Women experience extra challenges in life unique to their half of the population. One of them is their longer life span. The average 50-year-old woman today can expect to live to nearly age 83, which is almost four years longer than a man of the same age, according to the U.S. Census Bureau's 2012 Statistical Abstract. The Census Bureau also reports, for the first time, more women in this country are living without a husband than with one.

A woman's longer life span means she has an increased chance of suffering a chronic illness that could require some form of long-term care. This fact alone raises questions around who will provide care in your later years, and at what price. Who will decide these issues? By including long-term care planning in your retirement plans, you can assess the risks, provide answers to some of these questions and maintain some control over your options should long-term care become a necessity.

As a woman in America today, you also need to consider in your planning whether you are likely to become a caregiver. Women are at greater risk of bearing the costs — financial, physical and emotional — associated with providing care to others. 

For these reasons, long-term care planning is fundamentally a women's issue. How will you be cared for if you become unable to do simple things, such as eat, dress, use the bathroom or get in and out of bed alone? Conversely, could you do these things for a loved one should he or she require long-term care and, at the same time, continue to work and take care of yourself? 

Long-term care can be expensive and, often, it's an out-of-pocket expense. Typical safety nets such as Medicaid, which is designed for people who meet certain income requirements, will pay for certain types of long-term care. However, eligibility usually comes only after contributing most of any income you receive and exhausting most assets. What's more, Medicaid may not cover the entire cost of long-term care, even after you are able to qualify. Traditional health insurance and Medicare, which is for people age 65 and older and those who have certain disabilities, don't cover the costs of most long-term care services. 

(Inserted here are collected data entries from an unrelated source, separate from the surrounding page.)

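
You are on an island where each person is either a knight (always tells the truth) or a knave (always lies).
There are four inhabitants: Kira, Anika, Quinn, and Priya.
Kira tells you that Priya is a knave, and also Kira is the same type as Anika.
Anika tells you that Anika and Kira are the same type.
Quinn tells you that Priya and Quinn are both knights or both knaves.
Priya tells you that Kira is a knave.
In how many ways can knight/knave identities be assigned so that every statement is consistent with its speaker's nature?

0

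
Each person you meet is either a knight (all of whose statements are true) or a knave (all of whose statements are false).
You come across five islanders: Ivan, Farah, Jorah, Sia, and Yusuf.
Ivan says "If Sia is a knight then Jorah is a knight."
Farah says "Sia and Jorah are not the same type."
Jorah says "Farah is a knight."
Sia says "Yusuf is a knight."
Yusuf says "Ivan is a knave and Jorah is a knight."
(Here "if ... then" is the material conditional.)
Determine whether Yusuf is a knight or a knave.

Consistent assignments: {Ivan=knight, Farah=knight, Jorah=knight, Sia=knave, Yusuf=knave}; {Ivan=knight, Farah=knave, Jorah=knave, Sia=knave, Yusuf=knave}
In every consistent assignment, Yusuf is a knave.

Yusuf is a knave.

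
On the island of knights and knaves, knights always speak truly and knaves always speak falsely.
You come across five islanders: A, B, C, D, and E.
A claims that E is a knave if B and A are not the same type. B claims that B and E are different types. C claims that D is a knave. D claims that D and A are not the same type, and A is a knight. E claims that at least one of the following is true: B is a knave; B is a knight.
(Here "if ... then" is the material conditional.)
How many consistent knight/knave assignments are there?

0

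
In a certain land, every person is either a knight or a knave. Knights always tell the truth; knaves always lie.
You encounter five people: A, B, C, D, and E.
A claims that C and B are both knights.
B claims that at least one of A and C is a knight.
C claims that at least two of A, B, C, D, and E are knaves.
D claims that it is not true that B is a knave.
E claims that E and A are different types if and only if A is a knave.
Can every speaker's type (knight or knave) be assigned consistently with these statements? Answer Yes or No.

No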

For these and other reasons, long-term care planning has become an essential part of retirement funding for a growing number of American women today. Because funding long-term care can be challenging, it's important to work with a professional who understands your needs and can design a strategy that will meet those needs at a cost you can afford. Specifically, look for a financial representative who is supported by a well-established company with a solid history of strength and stability — a company that is well-positioned to be there when you need it most. 

It's best to talk about long-term care early, before the need for medical or personal care is imminent. That's because the plan you establish now can help provide options and preserve the assets you worked so hard to create. By planning ahead, you can also help maintain your independence and work to ensure you have the financial security to live your life your way.